Da allora le indagini sono proseguite e si sono trasformate in arresto per sette persone - cinque italiani e due marocchini tra i 23 e i 60 anni - che costituivano un'azienda sincronizzatissima in cui ognuno aveva precise mansioni. Lupin, come era stato soprannominato un 32enne particolarmente abile nel furto, lavorava con suo padre e due complici. Armati di centraline passpartout per tutti i tipi di veicoli, i tre impiegavano un quarto d'ora per forzare la serratura, sostituire l'impianto di accensione e andarsene comodamente seduti nell'abitacolo. Stipendio, duemila euro per ogni macchina sparita. Nel mirino le Volkswagen. Orario di «lavoro» dalle 23 alle 5 del mattino sette giorni su sette. Luogo di «lavoro», la porzio est dal Casoretto a corso Lodi. Una volta in moto, le auto finivano in un parcheggio protetto dove restavano per un paio di giorni. Il tempo necessario per assicurarsi che il rilevatore gps non fosse più attivo. Neutralizzato il satellitare, la vettura poteva raggiungere l'officina dove veniva smontata pezzo per pezzo, diventando totalmente anonima.
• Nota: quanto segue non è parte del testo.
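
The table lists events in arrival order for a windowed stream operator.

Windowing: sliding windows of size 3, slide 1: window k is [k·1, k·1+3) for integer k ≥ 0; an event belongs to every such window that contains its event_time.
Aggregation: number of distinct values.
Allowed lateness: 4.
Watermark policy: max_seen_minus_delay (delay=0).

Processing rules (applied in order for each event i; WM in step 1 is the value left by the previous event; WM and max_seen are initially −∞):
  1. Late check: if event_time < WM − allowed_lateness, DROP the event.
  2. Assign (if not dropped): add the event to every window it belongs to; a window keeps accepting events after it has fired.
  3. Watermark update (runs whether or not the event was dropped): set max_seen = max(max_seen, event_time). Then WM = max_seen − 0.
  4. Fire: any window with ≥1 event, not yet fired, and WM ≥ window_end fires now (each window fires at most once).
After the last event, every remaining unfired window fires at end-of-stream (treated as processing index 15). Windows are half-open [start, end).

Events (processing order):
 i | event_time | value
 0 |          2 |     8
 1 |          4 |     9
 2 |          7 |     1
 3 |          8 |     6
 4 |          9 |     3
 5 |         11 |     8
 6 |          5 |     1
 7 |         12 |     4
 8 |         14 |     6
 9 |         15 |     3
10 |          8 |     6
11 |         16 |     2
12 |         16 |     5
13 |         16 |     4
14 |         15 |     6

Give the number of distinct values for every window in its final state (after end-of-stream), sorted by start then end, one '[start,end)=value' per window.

i=0 t=2 v=8: → [2,5),[1,4),[0,3); WM=2
i=1 t=4 v=9: → [4,7),[3,6),[2,5); WM=4; [0,3) fires=1 [1,4) fires=1
i=2 t=7 v=1: → [7,10),[6,9),[5,8); WM=7; [2,5) fires=2 [3,6) fires=1 [4,7) fires=1
i=3 t=8 v=6: → [8,11),[7,10),[6,9); WM=8; [5,8) fires=1
i=4 t=9 v=3: → [9,12),[8,11),[7,10); WM=9; [6,9) fires=2
i=5 t=11 v=8: → [11,14),[10,13),[9,12); WM=11; [7,10) fires=3 [8,11) fires=2
i=6 t=5 v=1: DROP (t<11-4); WM=11
i=7 t=12 v=4: → [12,15),[11,14),[10,13); WM=12; [9,12) fires=2
i=8 t=14 v=6: → [14,17),[13,16),[12,15); WM=14; [10,13) fires=2 [11,14) fires=2
i=9 t=15 v=3: → [15,18),[14,17),[13,16); WM=15; [12,15) fires=2
i=10 t=8 v=6: DROP (t<15-4); WM=15
i=11 t=16 v=2: → [16,19),[15,18),[14,17); WM=16; [13,16) fires=2
i=12 t=16 v=5: → [16,19),[15,18),[14,17); WM=16
i=13 t=16 v=4: → [16,19),[15,18),[14,17); WM=16
i=14 t=15 v=6: → [15,18),[14,17),[13,16); WM=16

[0,3)=1 [1,4)=1 [2,5)=2 [3,6)=1 [4,7)=1 [5,8)=1 [6,9)=2 [7,10)=3 [8,11)=2 [9,12)=2 [10,13)=2 [11,14)=2 [12,15)=2 [13,16)=2 [14,17)=5 [15,18)=5 [16,19)=3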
Padre e figlio abitavano in via Salomone, nelle case recentemente visitate da Papa Francesco ed erano abituali frequentatori del campo nomadi di via Bonfadini dove sono state ritrovate montagne di auto smontate. Il cervello della banda era però un pregiudicato di 46 anni titolare di un'officina di Trezzano dove la scorsa estate sono stati ammanettati due stranieri che stavano smontando una vettura rubata. Da lì i vari pezzi venivano venduti a tariffe altissime a meccanici, elettrauto e carrozzieri compiacenti che si rivalevano sui rispettivi clienti. Ogni accessorio veniva poi stoccato in appositi magazzini da altri componenti della banda in attesa dello smercio.

Il meccanismo funzionava come un orologio.

Fino a qualche giorno fa, quando le indagini hanno interrotto il traffico sostenuto che ha coinvolto sette province tra Milano, Varese, Como, Monza, Pavia, Ancona e Perugia. Per tutti i responsabili di questa «azienda del crimine» l'accusa a vario titolo è di furto aggravato, ricettazione e riciclaggio in concorso.